Before adding chemicals to your water, test your tap water. Use any inexpensive water test kit to make your calculations. Write your findings in a log book (I like to use an inexpensive folder or composition book) and keep it with the other aquarium supplies.
Make it a habit in your first year of fish keeping to do a water test on your tank before doing the monthly maintenance on the tank.
This simple task will give you a visual guide to how quickly water in the tank will change in just four weeks.
What is Potential Hydrogen (pH)? pH is the measure of free hydrogen in the water. Don’t worry you do not have to remember this bit. I like to know the meanings of acronyms as it helps me remember their meanings.
Why is pH important? pH is important because it measures water solubility. For instance, water with an alkaline pH of 8.0 has less solubility than water with an acidic pH of 6.0. Meaning that if your aquarium water has a pH of 6.0 other elements (metals/gases) that come into contact with the water will leach into the water more rapidly and easily than if the water had a pH of 7.0 or 8.0. This leaching of elements could be dangerous to your fish. Hence the reason for watching the pH values of your tank.
The pH Scale
We measure pH on a scale of 0.0 (acidic) – 14.0 (alkaline/ basic) pH. For our purposes we want our pH to be as close to neutral (7.0 pH) as we can get.

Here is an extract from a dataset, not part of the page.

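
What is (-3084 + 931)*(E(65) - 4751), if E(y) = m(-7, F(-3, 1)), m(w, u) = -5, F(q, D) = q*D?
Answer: 10239668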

When you are more experienced you can begin playing around with pH levels for certain species of fish.
How To Adjust the pH to the Neutral Zone
When I began keeping fish in the early 1970’s I used the chemicals sodium bicarbonate to make water more alkaline and sodium bi-sulfate to make water more acidic. Today we can purchase pre-mixed and pre-measured chemicals ready for use in your tank. This is as easy and mistake proof as you can get when dealing with pH values in the home aquarium. Remember, when adding any chemical please test your water between doses.
Hard Water or Soft Water
Hard water has trace elements and minerals like calcium, potassium, magnesium, manganese, potash and iron in the water. These dissolved minerals make the water hard. The more minerals in the water the harder the water. Less minerals in the water, the water will be less hard.
Water that is completely demineralized through steam distillation is soft and has a hardness of 0.0.
Many of the Amazon Basin fish like somewhat soft water. Goldfish, live bearing fish, African Cichlids and salt water fish like their water hard.
Most water softeners will remove minerals using salt making the water soft. The process also adds salt to your water. The amount of salt added to the water is usually not enough to harm your fish. If your fish need hard water you will need to add trace minerals back into the water. Live bearing fish and goldfish will need trace minerals to replace minerals used in bearing young and rapid growth rates.
City Water or Well Water
If you have city water you need to add a chemical to remove the chlorine and ammonia compound added to the water. Well water does not have any chlorine added to it so you will not need to treat the water for chlorine.